Während Premierminister Singh dem Wachstum offensichtlich eine hohe Priorität einräumt, ist seine Parteipräsidentin und politische Chefin, Sonia Gandhi, anderer Meinung. Die steigende Rechnung für eine Reihe von Sozialfürsorge- und Beihilfeprogrammen, für die sie sich einsetzt, wirken sich verheerend aus. Paradoxerweise hätte die ländliche Anhängerschaft, die sie ja schützen möchte, am meisten von der jetzt verpfuschten Reform profitiert.

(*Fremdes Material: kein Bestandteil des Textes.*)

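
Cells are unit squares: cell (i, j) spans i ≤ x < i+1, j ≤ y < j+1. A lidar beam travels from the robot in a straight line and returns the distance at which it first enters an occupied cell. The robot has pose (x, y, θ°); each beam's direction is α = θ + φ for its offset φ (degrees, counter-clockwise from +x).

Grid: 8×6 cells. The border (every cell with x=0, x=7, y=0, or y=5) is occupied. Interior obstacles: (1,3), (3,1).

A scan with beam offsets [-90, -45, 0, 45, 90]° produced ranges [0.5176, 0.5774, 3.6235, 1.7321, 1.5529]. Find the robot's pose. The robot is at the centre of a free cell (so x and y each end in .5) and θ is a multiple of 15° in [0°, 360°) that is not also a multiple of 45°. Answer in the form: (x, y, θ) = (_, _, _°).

(x, y, θ) = (2.5, 1.5, 75°)

Candidates: 22 free-cell centres × 16 headings = 352 poses. Raycast each; keep the one whose scan matches to 4 dp.
  (3.5, 3.5, 330°): beam 1 = 2.8868 ≠ 0.5176 ✗
  (1.5, 1.5, 255°): beam 3 = 0.5176 ≠ 3.6235 ✗
  (6.5, 2.5, 285°): beam 1 = 2.5882 ≠ 0.5176 ✗
  (2.5, 4.5, 240°): beam 1 = 1.0000 ≠ 0.5176 ✗
  …
  (2.5, 1.5, 75°): r_1=0.5176, r_2=0.5774, r_3=3.6235, r_4=1.7321, r_5=1.5529 — all match ✓
Only this pose fits every beam.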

Ein indischer Wirtschaftswissenschaftler warnt davor, Indien leichtfertig zu einem zweiten Brasilien werden zu lassen: „Wir hörten seit den 1960er-Jahren davon, Brasilien könnte die nächste Großmacht werden. Alle paar Jahre gibt es Anlass zu dieser Hoffnung, doch es kommt nie dazu.“

Pro und Kontra

Die Initiative, größere ausländischen Direktinvestitionen im Einzelhandel zu erlauben, wurde nach einer beträchtlichen reformistischen Pause ergriffen. Singh versuchte auf diese Weise, den Eindruck von politischer Lähmung zu widerlegen. Es kam dazu, dass sich seine Regierung im vergangenen Jahr mit einer Reihe von Bestechungsskandalen herumschlagen musste und ihr restliches politisches Kapital verspielte. Wie Indiens Finanzminister zugab, könnten eine Aufschiebung der FDI-Entscheidung und eine weitere Öffnung des Einzelhandels zu diesem Zeitpunkt den Verlust einer Zwischenwahl bedeuten. Eigentlich schwenkte die Regierung damit die weiße Fahne.

Ironischerweise könnte ein starker Einzelhandel Indien mittelfristige Lösungen für einige besonders einschneidende Herausforderungen bieten – wie bei der Inflation bei Nahrungsmittelpreisen, dem Mangel an landwirtschaftlicher Produktivität und der Müllerzeugung. So könnten zum Beispiel Lohnverhandlungen, wie sie im Bereich der Informationstechnologie stattfinden, die indischen Bauern eines Tages zu wichtigen Nahrungsmittelexporteuren machen.

Außerdem würden die transkontinentalen großen Versorgungsketten wie Walmart indischen Verbrauchern auch Gewinne einbringen, da die Hälfte von Indiens Bruttoinlandsprodukt durch den privaten Verbrauch erzeugt wird.

Stattdessen diente das ewige Henne- oder Ei-Rätsel als Hindernis für ausländischen Direktinvestitionen im Einzelhandel. Kritiker behaupteten, Globalisierung führe zur Überschwemmung indischer Märkte und schade der indischen Industrie. Andere meinten, dass ein Netzwerk von politisch einflussreichen Vermittlern – die letztendlich die Nahrungsmittelerzeuger und -verbraucher unterdrücken, schlecht wegkämen und Schutz verdienten.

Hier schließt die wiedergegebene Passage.